Systematic review of drug–drug interactions between rifamycins and anticoagulant and antiplatelet agents and considerations for management

利福平 华法林 医学 药理学 利福霉素 药代动力学 药物相互作用 药品 抗凝剂 内科学 抗生素 心房颤动 化学 克拉霉素 生物化学 幽门螺杆菌
作者
Conan MacDougall,Theora Canonica,Chris Keh,Binh An P. Phan,Janice K. Louie
出处
期刊:Pharmacotherapy [Wiley]
卷期号:42 (4): 343-361 被引量:20
标识
DOI:10.1002/phar.2672
摘要

Rifamycins (rifampin, rifabutin, and rifapentine) play an essential role in the treatment of mycobacterial and some nonmycobacterial infections. They also induce the activity of various drug transporting and metabolizing enzymes, which can impact the concentrations and efficacy of substrates. Many anticoagulant and antiplatelet (AC/AP) agents are substrates of these enzymes and have narrow therapeutic indices, leading to risks of thrombosis or bleeding when coadministered with rifamycins. The objective of this systematic review was to evaluate the effects on AC/AP pharmacokinetics, laboratory markers, and clinical safety and efficacy of combined use with rifamycins. A systematic review following the Preferred Reporting Items for Systematic Reviews and Meta-analyses guidance was performed. The PubMed, Embase, and Web of Science databases were queried for English-language reports on combination use of rifamycins and AC/AP agents from database inception through August 2021. The 29 studies identified examined warfarin (n = 17), direct oral anticoagulants (DOACs) (n = 8), and antiplatelet agents (n = 4) combined with rifampin (n = 28) or rifabutin (n = 1).
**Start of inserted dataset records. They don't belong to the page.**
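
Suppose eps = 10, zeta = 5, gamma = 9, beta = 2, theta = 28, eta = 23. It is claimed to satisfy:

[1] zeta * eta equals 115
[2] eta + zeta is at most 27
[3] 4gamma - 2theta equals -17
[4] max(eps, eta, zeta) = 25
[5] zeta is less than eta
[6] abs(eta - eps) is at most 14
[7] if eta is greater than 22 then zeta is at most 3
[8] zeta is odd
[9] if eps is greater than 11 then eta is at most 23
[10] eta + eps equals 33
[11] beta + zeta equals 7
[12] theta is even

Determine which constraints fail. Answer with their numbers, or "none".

[1] zeta * eta = 5 * 23 = 115  yes
[2] eta + zeta = 23 + 5 = 28; 28 > 27, bound 27 not met  no
[3] 4gamma - 2theta = 4(9) - 2(28) = -20, not -17  no
[4] max(10, 23, 5) = 23, not 25  no
[5] zeta = 5, eta = 23; 5 < 23  yes
[6] abs(23 - 10) = 13; 13 ≤ 14  yes
[7] eta = 23 > 22, so we need zeta ≤ 3; but zeta = 5 > 3  no
[8] zeta = 5 is odd  yes
[9] eps = 10, not > 11; antecedent false, conditional vacuously true  yes
[10] eta + eps = 23 + 10 = 33  yes
[11] beta + zeta = 2 + 5 = 7  yes
[12] theta = 28 is even  yes

The assignment fails constraints 2, 3, 4, and 7.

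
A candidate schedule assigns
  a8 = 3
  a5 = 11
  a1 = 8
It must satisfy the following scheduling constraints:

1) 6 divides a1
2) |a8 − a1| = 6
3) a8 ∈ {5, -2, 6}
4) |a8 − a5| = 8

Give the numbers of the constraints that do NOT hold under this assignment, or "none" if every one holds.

Violated: 1, 2, and 3.

1) 8 = 6×1 + 2, so 6 does not divide 8  no
2) |3 − 8| = 5, not 6  no
3) a8 = 3 is not in {5, -2, 6}  no
4) |3 − 11| = 8  yes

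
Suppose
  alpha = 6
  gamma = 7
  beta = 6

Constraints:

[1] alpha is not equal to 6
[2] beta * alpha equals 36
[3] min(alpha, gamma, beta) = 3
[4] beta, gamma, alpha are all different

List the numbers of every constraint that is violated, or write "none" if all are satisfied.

[1] alpha = 6, but 6 is required to differ — fails.
[2] beta * alpha = 6 * 6 = 36 — holds.
[3] min(6, 7, 6) = 6, not 3 — fails.
[4] beta = alpha = 6, not all different — fails.

Constraints 1, 3, and 4 are violated.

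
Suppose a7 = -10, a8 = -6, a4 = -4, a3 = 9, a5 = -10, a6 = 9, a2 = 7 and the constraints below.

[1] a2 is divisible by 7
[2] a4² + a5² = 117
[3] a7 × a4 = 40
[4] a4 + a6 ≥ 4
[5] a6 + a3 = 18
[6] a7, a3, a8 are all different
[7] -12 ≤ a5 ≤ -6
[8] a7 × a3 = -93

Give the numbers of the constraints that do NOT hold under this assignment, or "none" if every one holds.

[1] 7 / 7 = 1, so 7 divides 7  true
[2] a4² + a5² = (-4)² + (-10)² = 16 + 100 = 116, not 117  false
[3] a7 × a4 = -10 × (-4) = 40  true
[4] a4 + a6 = -4 + 9 = 5; 5 ≥ 4  true
[5] a6 + a3 = 9 + 9 = 18  true
[6] values -10, 9, -6 are pairwise distinct  true
[7] a5 = -10 lies in [-12, -6]  true
[8] a7 × a3 = -10 × 9 = -90, not -93  false

Constraints 2 and 8 are violated.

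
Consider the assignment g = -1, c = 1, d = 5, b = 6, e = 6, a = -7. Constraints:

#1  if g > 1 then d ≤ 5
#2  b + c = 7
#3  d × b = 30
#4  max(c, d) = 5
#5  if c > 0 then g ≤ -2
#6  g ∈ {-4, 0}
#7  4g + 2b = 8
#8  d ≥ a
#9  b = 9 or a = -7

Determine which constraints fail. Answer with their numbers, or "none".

Constraints 5, 6 do not hold.

#1 g = -1, not > 1; antecedent false, conditional vacuously true  OK
#2 b + c = 6 + 1 = 7  OK
#3 d × b = 5 × 6 = 30  OK
#4 max(1, 5) = 5  OK
#5 c = 1 > 0, so we need g ≤ -2; but g = -1 > -2  FAIL
#6 g = -1 is not in {-4, 0}  FAIL
#7 4g + 2b = 4(-1) + 2(6) = 8  OK
#8 d = 5, a = -7; 5 ≥ -7  OK
#9 b = 6 ≠ 9, but a = -7 = -7 (second disjunct)  OK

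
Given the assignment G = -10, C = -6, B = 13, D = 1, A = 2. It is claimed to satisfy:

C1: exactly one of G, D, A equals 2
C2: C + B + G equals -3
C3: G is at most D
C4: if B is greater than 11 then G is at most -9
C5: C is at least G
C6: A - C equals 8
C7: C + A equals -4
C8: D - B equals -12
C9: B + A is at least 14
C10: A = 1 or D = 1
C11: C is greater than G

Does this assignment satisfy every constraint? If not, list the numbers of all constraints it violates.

No violations.

C1: G=-10, D=1, A=2; 1 of them equals 2  OK
C2: C + B + G = -6 + 13 + (-10) = -3  OK
C3: G = -10, D = 1; -10 ≤ 1  OK
C4: B = 13 > 11, so we need G ≤ -9; G = -10 ≤ -9  OK
C5: C = -6, G = -10; -6 ≥ -10  OK
C6: A - C = 2 - (-6) = 8  OK
C7: C + A = -6 + 2 = -4  OK
C8: D - B = 1 - 13 = -12  OK
C9: B + A = 13 + 2 = 15; 15 ≥ 14  OK
C10: A = 2 ≠ 1, but D = 1 = 1 (second disjunct)  OK
C11: C = -6, G = -10; -6 > -10  OK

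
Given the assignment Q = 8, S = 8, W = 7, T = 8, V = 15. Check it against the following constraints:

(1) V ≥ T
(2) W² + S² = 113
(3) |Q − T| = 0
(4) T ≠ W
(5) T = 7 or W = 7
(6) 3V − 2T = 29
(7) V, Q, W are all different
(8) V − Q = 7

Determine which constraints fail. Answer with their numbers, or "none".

None — every constraint holds.

(1) V = 15, T = 8; 15 ≥ 8  ✓
(2) W² + S² = 7² + 8² = 49 + 64 = 113  ✓
(3) |8 − 8| = 0  ✓
(4) T = 8, W = 7; distinct  ✓
(5) T = 8 ≠ 7, but W = 7 = 7 (second disjunct)  ✓
(6) 3V − 2T = 3(15) − 2(8) = 29  ✓
(7) values 15, 8, 7 are pairwise distinct  ✓
(8) V − Q = 15 − 8 = 7  ✓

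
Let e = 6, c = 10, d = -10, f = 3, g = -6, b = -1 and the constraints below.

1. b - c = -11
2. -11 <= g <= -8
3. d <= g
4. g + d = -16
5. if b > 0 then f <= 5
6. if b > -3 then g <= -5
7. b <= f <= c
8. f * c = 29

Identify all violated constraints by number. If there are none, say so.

No — constraints 2 and 8 are not satisfied.

1. b - c = -1 - 10 = -11  ✓
2. g = -6 is outside [-11, -8]  ✗
3. d = -10, g = -6; -10 ≤ -6  ✓
4. g + d = -6 + (-10) = -16  ✓
5. b = -1, not > 0; antecedent false, conditional vacuously true  ✓
6. b = -1 > -3, so we need g ≤ -5; g = -6 ≤ -5  ✓
7. values -1 <= 3 <= 10  ✓
8. f * c = 3 * 10 = 30, not 29  ✗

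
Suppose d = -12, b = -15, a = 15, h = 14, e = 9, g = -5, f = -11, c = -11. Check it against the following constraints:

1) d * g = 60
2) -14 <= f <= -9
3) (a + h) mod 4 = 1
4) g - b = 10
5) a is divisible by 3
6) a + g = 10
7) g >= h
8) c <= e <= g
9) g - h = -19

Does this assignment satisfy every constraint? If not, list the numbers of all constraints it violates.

The assignment fails constraints 7 and 8.

1) d * g = -12 * (-5) = 60 — satisfied.
2) f = -11 lies in [-14, -9] — satisfied.
3) a + h = 29; 29 mod 4 = 1 — satisfied.
4) g - b = -5 - (-15) = 10 — satisfied.
5) 15 / 3 = 5, so 3 divides 15 — satisfied.
6) a + g = 15 + (-5) = 10 — satisfied.
7) g = -5, h = 14; -5 < 14 (want ≥) — violated.
8) values -11, 9, -5; e = 9 is not <= g = -5 — violated.
9) g - h = -5 - 14 = -19 — satisfied.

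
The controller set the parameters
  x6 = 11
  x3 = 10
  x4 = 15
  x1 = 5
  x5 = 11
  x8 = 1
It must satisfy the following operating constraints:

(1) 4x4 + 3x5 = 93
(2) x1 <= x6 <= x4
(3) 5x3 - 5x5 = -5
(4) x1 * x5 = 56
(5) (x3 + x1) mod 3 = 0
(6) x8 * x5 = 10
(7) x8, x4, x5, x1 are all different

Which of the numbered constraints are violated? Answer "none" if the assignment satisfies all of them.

Constraints 4, 6 do not hold.

(1) 4x4 + 3x5 = 4(15) + 3(11) = 93 — holds.
(2) values 5 <= 11 <= 15 — holds.
(3) 5x3 - 5x5 = 5(10) - 5(11) = -5 — holds.
(4) x1 * x5 = 5 * 11 = 55, not 56 — does not hold.
(5) x3 + x1 = 15; 15 mod 3 = 0 — holds.
(6) x8 * x5 = 1 * 11 = 11, not 10 — does not hold.
(7) values 1, 15, 11, 5 are pairwise distinct — holds.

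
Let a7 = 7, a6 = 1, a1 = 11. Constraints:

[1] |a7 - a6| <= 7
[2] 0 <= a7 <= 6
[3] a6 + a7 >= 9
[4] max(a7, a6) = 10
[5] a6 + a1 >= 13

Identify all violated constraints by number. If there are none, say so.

No — constraints 2, 3, 4, and 5 are not satisfied.

[1] |7 - 1| = 6; 6 ≤ 7 — holds.
[2] a7 = 7 is outside [0, 6] — does not hold.
[3] a6 + a7 = 1 + 7 = 8; 8 < 9, bound 9 not met — does not hold.
[4] max(7, 1) = 7, not 10 — does not hold.
[5] a6 + a1 = 1 + 11 = 12; 12 < 13, bound 13 not met — does not hold.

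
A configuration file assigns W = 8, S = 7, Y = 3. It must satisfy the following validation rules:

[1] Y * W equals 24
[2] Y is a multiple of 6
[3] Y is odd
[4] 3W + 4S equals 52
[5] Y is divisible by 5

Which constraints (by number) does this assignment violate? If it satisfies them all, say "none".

Violated: 2, 5.

[1] Y * W = 3 * 8 = 24  holds
[2] 3 = 6*0 + 3, so 6 does not divide 3  fails
[3] Y = 3 is odd  holds
[4] 3W + 4S = 3(8) + 4(7) = 52  holds
[5] 3 = 5*0 + 3, so 5 does not divide 3  fails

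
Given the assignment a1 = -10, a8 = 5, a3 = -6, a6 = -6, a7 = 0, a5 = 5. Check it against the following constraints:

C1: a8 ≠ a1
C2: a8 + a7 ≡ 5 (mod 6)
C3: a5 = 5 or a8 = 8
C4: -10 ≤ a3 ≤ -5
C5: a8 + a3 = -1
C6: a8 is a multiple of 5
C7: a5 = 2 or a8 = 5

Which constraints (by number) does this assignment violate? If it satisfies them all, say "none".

None — every constraint holds.

C1: a8 = 5, a1 = -10; distinct — OK.
C2: a8 + a7 = 5; 5 mod 6 = 5 — OK.
C3: a5 = 5 = 5 (first disjunct) — OK.
C4: a3 = -6 lies in [-10, -5] — OK.
C5: a8 + a3 = 5 + (-6) = -1 — OK.
C6: 5 / 5 = 1, so 5 divides 5 — OK.
C7: a5 = 5 ≠ 2, but a8 = 5 = 5 (second disjunct) — OK.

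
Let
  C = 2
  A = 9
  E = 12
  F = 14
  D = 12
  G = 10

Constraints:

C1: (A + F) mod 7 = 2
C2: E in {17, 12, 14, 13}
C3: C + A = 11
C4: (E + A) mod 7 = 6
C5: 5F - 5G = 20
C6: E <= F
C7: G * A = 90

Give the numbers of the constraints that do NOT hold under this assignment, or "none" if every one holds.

C1: A + F = 23; 23 mod 7 = 2 — OK.
C2: E = 12 is in {17, 12, 14, 13} — OK.
C3: C + A = 2 + 9 = 11 — OK.
C4: E + A = 21; 21 mod 7 = 0, not 6 — violated.
C5: 5F - 5G = 5(14) - 5(10) = 20 — OK.
C6: E = 12, F = 14; 12 ≤ 14 — OK.
C7: G * A = 10 * 9 = 90 — OK.

The assignment fails constraint 4.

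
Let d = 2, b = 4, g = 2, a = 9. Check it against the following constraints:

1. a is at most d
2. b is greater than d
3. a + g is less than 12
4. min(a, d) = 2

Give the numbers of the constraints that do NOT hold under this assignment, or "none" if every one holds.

1. a = 9, d = 2; 9 > 2 (want ≤)  ✗
2. b = 4, d = 2; 4 > 2  ✓
3. a + g = 9 + 2 = 11; 11 < 12  ✓
4. min(9, 2) = 2  ✓

Constraint 1 does not hold.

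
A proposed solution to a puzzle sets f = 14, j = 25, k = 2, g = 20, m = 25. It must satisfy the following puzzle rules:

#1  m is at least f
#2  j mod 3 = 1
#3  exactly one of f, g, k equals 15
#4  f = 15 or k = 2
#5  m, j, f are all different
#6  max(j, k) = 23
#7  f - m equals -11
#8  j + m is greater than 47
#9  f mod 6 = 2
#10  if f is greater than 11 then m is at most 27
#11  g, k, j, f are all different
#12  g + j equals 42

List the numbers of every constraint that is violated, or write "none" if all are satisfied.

#1 m = 25, f = 14; 25 ≥ 14 — holds.
#2 25 mod 3 = 1 — holds.
#3 f=14, g=20, k=2; 0 of them equal 15, not exactly one — fails.
#4 f = 14 ≠ 15, but k = 2 = 2 (second disjunct) — holds.
#5 m = j = 25, not all different — fails.
#6 max(25, 2) = 25, not 23 — fails.
#7 f - m = 14 - 25 = -11 — holds.
#8 j + m = 25 + 25 = 50; 50 > 47 — holds.
#9 14 mod 6 = 2 — holds.
#10 f = 14 > 11, so we need m ≤ 27; m = 25 ≤ 27 — holds.
#11 values 20, 2, 25, 14 are pairwise distinct — holds.
#12 g + j = 20 + 25 = 45, not 42 — fails.

No — constraints 3, 5, 6, and 12 are not satisfied.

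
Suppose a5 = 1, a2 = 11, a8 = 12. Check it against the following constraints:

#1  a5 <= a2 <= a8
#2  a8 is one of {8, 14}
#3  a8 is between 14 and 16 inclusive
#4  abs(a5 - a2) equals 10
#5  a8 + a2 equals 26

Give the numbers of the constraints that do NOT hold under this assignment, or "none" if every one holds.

The assignment fails constraints 2, 3, 5.

#1 values 1 <= 11 <= 12 — OK.
#2 a8 = 12 is not in {8, 14} — violated.
#3 a8 = 12 is outside [14, 16] — violated.
#4 abs(1 - 11) = 10 — OK.
#5 a8 + a2 = 12 + 11 = 23, not 26 — violated.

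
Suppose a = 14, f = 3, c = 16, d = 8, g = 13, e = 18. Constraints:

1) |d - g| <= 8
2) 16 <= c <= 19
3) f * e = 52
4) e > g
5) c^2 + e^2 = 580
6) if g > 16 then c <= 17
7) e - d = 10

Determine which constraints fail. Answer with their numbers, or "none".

1) |8 - 13| = 5; 5 ≤ 8  true
2) c = 16 lies in [16, 19]  true
3) f * e = 3 * 18 = 54, not 52  false
4) e = 18, g = 13; 18 > 13  true
5) c^2 + e^2 = 16^2 + 18^2 = 256 + 324 = 580  true
6) g = 13, not > 16; antecedent false, conditional vacuously true  true
7) e - d = 18 - 8 = 10  true

The assignment fails constraint 3.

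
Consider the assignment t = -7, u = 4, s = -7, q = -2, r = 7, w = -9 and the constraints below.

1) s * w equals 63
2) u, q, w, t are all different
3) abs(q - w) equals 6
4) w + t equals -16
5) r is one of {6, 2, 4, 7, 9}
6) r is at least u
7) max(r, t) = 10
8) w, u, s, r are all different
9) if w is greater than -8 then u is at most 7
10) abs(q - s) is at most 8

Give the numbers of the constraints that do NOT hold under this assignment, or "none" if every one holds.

1) s * w = -7 * (-9) = 63 — satisfied.
2) values 4, -2, -9, -7 are pairwise distinct — satisfied.
3) abs(-2 - (-9)) = 7, not 6 — violated.
4) w + t = -9 + (-7) = -16 — satisfied.
5) r = 7 is in {6, 2, 4, 7, 9} — satisfied.
6) r = 7, u = 4; 7 ≥ 4 — satisfied.
7) max(7, -7) = 7, not 10 — violated.
8) values -9, 4, -7, 7 are pairwise distinct — satisfied.
9) w = -9, not > -8; antecedent false, conditional vacuously true — satisfied.
10) abs(-2 - (-7)) = 5; 5 ≤ 8 — satisfied.

Violated: 3, 7.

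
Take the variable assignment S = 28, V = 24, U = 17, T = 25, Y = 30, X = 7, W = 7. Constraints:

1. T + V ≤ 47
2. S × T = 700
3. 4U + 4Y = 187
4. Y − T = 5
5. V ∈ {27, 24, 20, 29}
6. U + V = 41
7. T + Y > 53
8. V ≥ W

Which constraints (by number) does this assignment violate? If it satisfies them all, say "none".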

Eleven studies were case reports or small case series; 14 reported on pharmacokinetic or laboratory markers in healthy volunteers. Rifampin-warfarin combinations led to reductions in warfarin area under the curve (AUC) of 15%-74%, with variability by warfarin isomer and study. Warfarin dose increases of up to 3-5 times prerifampin doses were required to maintain coagulation parameters in the therapeutic range. DOAC AUCs were decreased by 20%-67%, with variability by individual agent and with rifampin versus rifabutin. The active metabolite of clopidogrel increased substantially with rifampin coadministration, whereas prasugrel was largely unaffected and ticagrelor saw decreases. Our review suggests most combinations of AC/AP agents and rifampin are problematic. Further studies are required to determine whether rifabutin or rifapentine could be safe alternatives for coadministration with AC/AP drugs.